The Promise and the Reality
The promise of smart cities is seductive. Data-driven governance should, in theory, make urban life more efficient, more transparent, and more responsive to citizens' needs. When a city installs air quality monitors, residents get real-time information about their environment. When public transport runs on optimised algorithms, commuters save time. When municipal services go digital, corruption should decrease.
But theory and reality diverge sharply when you examine who has access to these systems and who does not. In most cities of the Global South, the communities with the least access to digital infrastructure are precisely those most in need of better governance: informal settlements, peri-urban zones, low-income neighbourhoods, and rural-to-urban migrants.
Data Systems That Cannot See Everyone
The most troubling dimension of smart city failures is not the technology itself — it is what happens when entire populations become invisible in the data. If a neighbourhood lacks formal addresses, its residents do not appear in planning databases. If a community does not use digital payment platforms, their economic activity goes unrecorded. If households lack smartphones, they cannot participate in civic engagement apps.
This invisibility is not passive neglect. It is structural exclusion. The data systems that cities build to serve their populations end up reflecting and reinforcing existing patterns of marginalisation. The people who most need better services are the ones most likely to be absent from the datasets that drive service allocation.
When urban data platforms are designed without equity at their core, they risk turning temporary digital divides into permanent institutional exclusions.
Lessons from Bangladesh
My own research in Bangladesh illustrates this tension at multiple levels. Studying digital financial services in marginalised Haor communities, I found that while technology can demonstrably reduce poverty for those who can access it, the gap between connected and unconnected populations widens simultaneously. The communities that benefit are those already close enough to infrastructure, literacy, and institutional support to take advantage of digital tools. Those further away fall further behind.
Similarly, leading digital literacy workshops in Sylhet city and Moulvibazar as part of the SUST Career Club revealed a contrast that no dashboard can capture. Urban participants engaged readily with digital tools. In Moulvibazar — a remote area of Sylhet Division — participants struggled with absent internet connectivity, low digital literacy, and a deep, culturally rooted distrust of digital platforms. These are not problems that a faster broadband connection alone can solve.
What Would Equitable Smart Cities Look Like?
Genuine equity in smart city development requires rethinking the entire design process, not adding inclusion as an afterthought. This means:
- Starting with participatory governance models that centre the voices of marginalised communities before any technology is deployed
- Designing data systems for representativeness, actively seeking to include populations that conventional data collection methods miss
- Establishing clear data stewardship frameworks that specify who owns urban data, who can access it, and how privacy is protected
- Building digital literacy and trust alongside infrastructure, recognising that technology adoption is a social process, not merely a technical one
- Measuring success not by the quantity of sensors deployed but by whether the most vulnerable residents experience tangible improvements in their daily lives
The Path Forward
Post-industrial cities in Europe have been grappling with these questions longer than most, and their experiences — both successes and failures — offer valuable lessons for cities in the Global South. Programmes like RePIC's Track 3 on Smart, Sustainable, and Resilient Cities exist precisely because the intersection of data, governance, sustainability, and community engagement is where the hardest and most important urban work happens.
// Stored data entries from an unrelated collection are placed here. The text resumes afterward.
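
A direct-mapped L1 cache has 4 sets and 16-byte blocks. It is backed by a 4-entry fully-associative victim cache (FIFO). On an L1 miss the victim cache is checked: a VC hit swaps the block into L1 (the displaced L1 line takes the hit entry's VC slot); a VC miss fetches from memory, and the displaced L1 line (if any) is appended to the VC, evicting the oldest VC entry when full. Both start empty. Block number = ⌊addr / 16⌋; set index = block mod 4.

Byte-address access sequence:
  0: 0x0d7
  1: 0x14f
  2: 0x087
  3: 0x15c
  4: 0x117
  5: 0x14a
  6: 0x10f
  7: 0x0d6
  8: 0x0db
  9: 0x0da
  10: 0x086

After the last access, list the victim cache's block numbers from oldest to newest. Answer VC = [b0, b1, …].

VC = [16, 17, 21, 20]

  [0] addr=0xd7 blk=13 s=1: MISS | VC []
  [1] addr=0x14f blk=20 s=0: MISS | VC []
  [2] addr=0x87 blk=8 s=0: MISS | VC [20]
  [3] addr=0x15c blk=21 s=1: MISS | VC [20, 13]
  [4] addr=0x117 blk=17 s=1: MISS | VC [20, 13, 21]
  [5] addr=0x14a blk=20 s=0: VC-HIT | VC [8, 13, 21]
  [6] addr=0x10f blk=16 s=0: MISS | VC [8, 13, 21, 20]
  [7] addr=0xd6 blk=13 s=1: VC-HIT | VC [8, 17, 21, 20]
  [8] addr=0xdb blk=13 s=1: L1-HIT | VC [8, 17, 21, 20]
  [9] addr=0xda blk=13 s=1: L1-HIT | VC [8, 17, 21, 20]
  [10] addr=0x86 blk=8 s=0: VC-HIT | VC [16, 17, 21, 20]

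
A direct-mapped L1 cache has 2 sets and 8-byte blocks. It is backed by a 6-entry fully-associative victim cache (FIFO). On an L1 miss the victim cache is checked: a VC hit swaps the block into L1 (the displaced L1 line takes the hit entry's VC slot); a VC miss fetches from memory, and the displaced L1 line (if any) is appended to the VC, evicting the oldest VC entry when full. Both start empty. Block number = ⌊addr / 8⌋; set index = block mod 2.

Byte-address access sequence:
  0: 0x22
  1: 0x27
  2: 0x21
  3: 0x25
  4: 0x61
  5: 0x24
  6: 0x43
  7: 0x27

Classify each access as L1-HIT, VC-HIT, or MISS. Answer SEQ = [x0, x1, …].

0: 0x22 (blk 4, set 0) → MISS  vc=[]
1: 0x27 (blk 4, set 0) → L1-HIT  vc=[]
2: 0x21 (blk 4, set 0) → L1-HIT  vc=[]
3: 0x25 (blk 4, set 0) → L1-HIT  vc=[]
4: 0x61 (blk 12, set 0) → MISS  vc=[4]
5: 0x24 (blk 4, set 0) → VC-HIT  vc=[12]
6: 0x43 (blk 8, set 0) → MISS  vc=[12, 4]
7: 0x27 (blk 4, set 0) → VC-HIT  vc=[12, 8]

SEQ = [MISS, L1-HIT, L1-HIT, L1-HIT, MISS, VC-HIT, MISS, VC-HIT]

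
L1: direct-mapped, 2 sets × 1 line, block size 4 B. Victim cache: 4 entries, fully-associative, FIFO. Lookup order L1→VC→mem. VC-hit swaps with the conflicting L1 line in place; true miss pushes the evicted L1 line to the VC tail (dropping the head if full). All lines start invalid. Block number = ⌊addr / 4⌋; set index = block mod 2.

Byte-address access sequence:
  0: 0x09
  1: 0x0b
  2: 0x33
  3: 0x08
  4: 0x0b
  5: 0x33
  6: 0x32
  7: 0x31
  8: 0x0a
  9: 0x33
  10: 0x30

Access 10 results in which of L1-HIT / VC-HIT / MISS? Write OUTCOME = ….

#0 0x9→b2/s0 MISS; vc=[]
#1 0xb→b2/s0 L1-HIT; vc=[]
#2 0x33→b12/s0 MISS; vc=[2]
#3 0x8→b2/s0 VC-HIT; vc=[12]
#4 0xb→b2/s0 L1-HIT; vc=[12]
#5 0x33→b12/s0 VC-HIT; vc=[2]
#6 0x32→b12/s0 L1-HIT; vc=[2]
#7 0x31→b12/s0 L1-HIT; vc=[2]
#8 0xa→b2/s0 VC-HIT; vc=[12]
#9 0x33→b12/s0 VC-HIT; vc=[2]
#10 0x30→b12/s0 L1-HIT; vc=[2]

OUTCOME = L1-HIT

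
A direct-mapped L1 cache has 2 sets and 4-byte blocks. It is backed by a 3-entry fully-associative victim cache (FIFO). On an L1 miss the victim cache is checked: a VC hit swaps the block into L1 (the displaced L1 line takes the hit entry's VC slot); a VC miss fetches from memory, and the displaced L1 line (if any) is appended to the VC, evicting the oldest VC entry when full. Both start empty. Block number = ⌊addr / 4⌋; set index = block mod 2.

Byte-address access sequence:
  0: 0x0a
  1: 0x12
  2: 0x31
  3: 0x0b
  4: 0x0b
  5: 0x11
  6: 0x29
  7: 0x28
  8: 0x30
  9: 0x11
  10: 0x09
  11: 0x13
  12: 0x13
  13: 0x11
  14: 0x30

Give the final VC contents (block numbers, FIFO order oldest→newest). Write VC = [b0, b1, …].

#0 0xa→b2/s0 MISS; vc=[]
#1 0x12→b4/s0 MISS; vc=[2]
#2 0x31→b12/s0 MISS; vc=[2,4]
#3 0xb→b2/s0 VC-HIT; vc=[12,4]
#4 0xb→b2/s0 L1-HIT; vc=[12,4]
#5 0x11→b4/s0 VC-HIT; vc=[12,2]
#6 0x29→b10/s0 MISS; vc=[12,2,4]
#7 0x28→b10/s0 L1-HIT; vc=[12,2,4]
#8 0x30→b12/s0 VC-HIT; vc=[10,2,4]
#9 0x11→b4/s0 VC-HIT; vc=[10,2,12]
#10 0x9→b2/s0 VC-HIT; vc=[10,4,12]
#11 0x13→b4/s0 VC-HIT; vc=[10,2,12]
#12 0x13→b4/s0 L1-HIT; vc=[10,2,12]
#13 0x11→b4/s0 L1-HIT; vc=[10,2,12]
#14 0x30→b12/s0 VC-HIT; vc=[10,2,4]

VC = [10, 2, 4]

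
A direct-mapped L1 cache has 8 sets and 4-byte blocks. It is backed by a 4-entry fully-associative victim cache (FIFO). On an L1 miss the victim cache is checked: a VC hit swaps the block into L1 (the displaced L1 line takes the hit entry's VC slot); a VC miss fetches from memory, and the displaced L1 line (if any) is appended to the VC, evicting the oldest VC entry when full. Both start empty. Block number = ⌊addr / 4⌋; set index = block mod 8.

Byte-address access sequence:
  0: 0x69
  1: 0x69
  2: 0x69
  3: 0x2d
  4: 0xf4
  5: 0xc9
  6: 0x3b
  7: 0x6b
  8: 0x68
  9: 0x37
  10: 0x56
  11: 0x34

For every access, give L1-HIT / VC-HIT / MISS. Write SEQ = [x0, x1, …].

SEQ = [MISS, L1-HIT, L1-HIT, MISS, MISS, MISS, MISS, VC-HIT, L1-HIT, MISS, MISS, VC-HIT]

  [0] addr=0x69 blk=26 s=2: MISS | VC []
  [1] addr=0x69 blk=26 s=2: L1-HIT | VC []
  [2] addr=0x69 blk=26 s=2: L1-HIT | VC []
  [3] addr=0x2d blk=11 s=3: MISS | VC []
  [4] addr=0xf4 blk=61 s=5: MISS | VC []
  [5] addr=0xc9 blk=50 s=2: MISS | VC [26]
  [6] addr=0x3b blk=14 s=6: MISS | VC [26]
  [7] addr=0x6b blk=26 s=2: VC-HIT | VC [50]
  [8] addr=0x68 blk=26 s=2: L1-HIT | VC [50]
  [9] addr=0x37 blk=13 s=5: MISS | VC [50, 61]
  [10] addr=0x56 blk=21 s=5: MISS | VC [50, 61, 13]
  [11] addr=0x34 blk=13 s=5: VC-HIT | VC [50, 61, 21]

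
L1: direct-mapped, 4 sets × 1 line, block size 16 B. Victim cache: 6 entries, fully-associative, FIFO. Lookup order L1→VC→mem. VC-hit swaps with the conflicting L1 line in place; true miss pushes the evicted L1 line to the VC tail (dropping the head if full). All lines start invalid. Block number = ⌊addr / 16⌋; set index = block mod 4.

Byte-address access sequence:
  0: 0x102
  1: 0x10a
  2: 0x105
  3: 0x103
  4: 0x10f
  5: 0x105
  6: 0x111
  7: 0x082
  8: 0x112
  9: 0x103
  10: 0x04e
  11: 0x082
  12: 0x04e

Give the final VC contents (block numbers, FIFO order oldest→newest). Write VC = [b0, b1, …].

#0 0x102→b16/s0 MISS; vc=[]
#1 0x10a→b16/s0 L1-HIT; vc=[]
#2 0x105→b16/s0 L1-HIT; vc=[]
#3 0x103→b16/s0 L1-HIT; vc=[]
#4 0x10f→b16/s0 L1-HIT; vc=[]
#5 0x105→b16/s0 L1-HIT; vc=[]
#6 0x111→b17/s1 MISS; vc=[]
#7 0x82→b8/s0 MISS; vc=[16]
#8 0x112→b17/s1 L1-HIT; vc=[16]
#9 0x103→b16/s0 VC-HIT; vc=[8]
#10 0x4e→b4/s0 MISS; vc=[8,16]
#11 0x82→b8/s0 VC-HIT; vc=[4,16]
#12 0x4e→b4/s0 VC-HIT; vc=[8,16]

VC = [8, 16]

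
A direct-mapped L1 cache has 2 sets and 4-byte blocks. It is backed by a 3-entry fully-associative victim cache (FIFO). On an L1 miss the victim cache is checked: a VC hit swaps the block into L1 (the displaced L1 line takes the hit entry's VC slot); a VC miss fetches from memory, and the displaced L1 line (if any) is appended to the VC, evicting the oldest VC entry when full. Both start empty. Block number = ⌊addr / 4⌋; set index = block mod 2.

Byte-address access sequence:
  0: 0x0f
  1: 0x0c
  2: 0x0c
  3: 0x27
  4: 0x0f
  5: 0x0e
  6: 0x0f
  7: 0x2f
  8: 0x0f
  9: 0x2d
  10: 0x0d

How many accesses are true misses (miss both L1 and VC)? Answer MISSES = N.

  [0] addr=0xf blk=3 s=1: MISS | VC []
  [1] addr=0xc blk=3 s=1: L1-HIT | VC []
  [2] addr=0xc blk=3 s=1: L1-HIT | VC []
  [3] addr=0x27 blk=9 s=1: MISS | VC [3]
  [4] addr=0xf blk=3 s=1: VC-HIT | VC [9]
  [5] addr=0xe blk=3 s=1: L1-HIT | VC [9]
  [6] addr=0xf blk=3 s=1: L1-HIT | VC [9]
  [7] addr=0x2f blk=11 s=1: MISS | VC [9, 3]
  [8] addr=0xf blk=3 s=1: VC-HIT | VC [9, 11]
  [9] addr=0x2d blk=11 s=1: VC-HIT | VC [9, 3]
  [10] addr=0xd blk=3 s=1: VC-HIT | VC [9, 11]

MISSES = 3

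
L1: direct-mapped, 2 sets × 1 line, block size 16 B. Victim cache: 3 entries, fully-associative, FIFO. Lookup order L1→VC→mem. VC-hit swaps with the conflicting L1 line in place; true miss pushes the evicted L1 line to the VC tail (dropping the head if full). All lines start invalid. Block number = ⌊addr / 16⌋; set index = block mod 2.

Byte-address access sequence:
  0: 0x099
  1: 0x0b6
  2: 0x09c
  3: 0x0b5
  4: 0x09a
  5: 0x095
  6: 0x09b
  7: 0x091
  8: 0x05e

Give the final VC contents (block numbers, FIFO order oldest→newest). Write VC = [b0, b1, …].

VC = [11, 9]

0: 0x99 (blk 9, set 1) → MISS  vc=[]
1: 0xb6 (blk 11, set 1) → MISS  vc=[9]
2: 0x9c (blk 9, set 1) → VC-HIT  vc=[11]
3: 0xb5 (blk 11, set 1) → VC-HIT  vc=[9]
4: 0x9a (blk 9, set 1) → VC-HIT  vc=[11]
5: 0x95 (blk 9, set 1) → L1-HIT  vc=[11]
6: 0x9b (blk 9, set 1) → L1-HIT  vc=[11]
7: 0x91 (blk 9, set 1) → L1-HIT  vc=[11]
8: 0x5e (blk 5, set 1) → MISS  vc=[11, 9]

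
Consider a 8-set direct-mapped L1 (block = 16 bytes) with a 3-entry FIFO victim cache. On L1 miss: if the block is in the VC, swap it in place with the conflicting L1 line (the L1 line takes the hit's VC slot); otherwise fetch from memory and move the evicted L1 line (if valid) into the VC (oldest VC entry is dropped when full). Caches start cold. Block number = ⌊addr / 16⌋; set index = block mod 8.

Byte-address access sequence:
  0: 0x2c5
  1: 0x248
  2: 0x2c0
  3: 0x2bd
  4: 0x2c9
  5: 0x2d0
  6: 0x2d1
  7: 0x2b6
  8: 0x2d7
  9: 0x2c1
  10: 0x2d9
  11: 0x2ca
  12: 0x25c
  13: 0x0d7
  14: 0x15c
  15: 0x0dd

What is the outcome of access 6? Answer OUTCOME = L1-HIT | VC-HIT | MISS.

OUTCOME = L1-HIT

#0 0x2c5→b44/s4 MISS; vc=[]
#1 0x248→b36/s4 MISS; vc=[44]
#2 0x2c0→b44/s4 VC-HIT; vc=[36]
#3 0x2bd→b43/s3 MISS; vc=[36]
#4 0x2c9→b44/s4 L1-HIT; vc=[36]
#5 0x2d0→b45/s5 MISS; vc=[36]
#6 0x2d1→b45/s5 L1-HIT; vc=[36]
#7 0x2b6→b43/s3 L1-HIT; vc=[36]
#8 0x2d7→b45/s5 L1-HIT; vc=[36]
#9 0x2c1→b44/s4 L1-HIT; vc=[36]
#10 0x2d9→b45/s5 L1-HIT; vc=[36]
#11 0x2ca→b44/s4 L1-HIT; vc=[36]
#12 0x25c→b37/s5 MISS; vc=[36,45]
#13 0xd7→b13/s5 MISS; vc=[36,45,37]
#14 0x15c→b21/s5 MISS; vc=[45,37,13]
#15 0xdd→b13/s5 VC-HIT; vc=[45,37,21]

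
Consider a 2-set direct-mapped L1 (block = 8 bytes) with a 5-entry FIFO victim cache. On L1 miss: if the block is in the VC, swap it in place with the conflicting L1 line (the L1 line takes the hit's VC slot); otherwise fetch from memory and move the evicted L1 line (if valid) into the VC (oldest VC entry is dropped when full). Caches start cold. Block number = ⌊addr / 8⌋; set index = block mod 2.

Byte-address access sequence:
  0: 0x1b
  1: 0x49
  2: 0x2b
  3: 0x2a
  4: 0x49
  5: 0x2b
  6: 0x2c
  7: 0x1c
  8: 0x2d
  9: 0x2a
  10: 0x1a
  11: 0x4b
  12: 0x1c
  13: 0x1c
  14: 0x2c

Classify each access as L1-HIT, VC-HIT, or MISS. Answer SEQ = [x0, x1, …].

0: 0x1b (blk 3, set 1) → MISS  vc=[]
1: 0x49 (blk 9, set 1) → MISS  vc=[3]
2: 0x2b (blk 5, set 1) → MISS  vc=[3, 9]
3: 0x2a (blk 5, set 1) → L1-HIT  vc=[3, 9]
4: 0x49 (blk 9, set 1) → VC-HIT  vc=[3, 5]
5: 0x2b (blk 5, set 1) → VC-HIT  vc=[3, 9]
6: 0x2c (blk 5, set 1) → L1-HIT  vc=[3, 9]
7: 0x1c (blk 3, set 1) → VC-HIT  vc=[5, 9]
8: 0x2d (blk 5, set 1) → VC-HIT  vc=[3, 9]
9: 0x2a (blk 5, set 1) → L1-HIT  vc=[3, 9]
10: 0x1a (blk 3, set 1) → VC-HIT  vc=[5, 9]
11: 0x4b (blk 9, set 1) → VC-HIT  vc=[5, 3]
12: 0x1c (blk 3, set 1) → VC-HIT  vc=[5, 9]
13: 0x1c (blk 3, set 1) → L1-HIT  vc=[5, 9]
14: 0x2c (blk 5, set 1) → VC-HIT  vc=[3, 9]

SEQ = [MISS, MISS, MISS, L1-HIT, VC-HIT, VC-HIT, L1-HIT, VC-HIT, VC-HIT, L1-HIT, VC-HIT, VC-HIT, VC-HIT, L1-HIT, VC-HIT]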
The question is not whether cities should become smarter. It is whether they can become smarter in ways that serve everyone — or whether smart infrastructure will simply become another layer of advantage for those who already have the most. The answer depends not on technology, but on political will, institutional design, and the voices we choose to listen to when making decisions about urban futures.
The cities that get this right will not be the ones with the most impressive dashboards. They will be the ones where a resident of the poorest neighbourhood can see their community reflected in the data — and can see that data being used to make their life meaningfully better.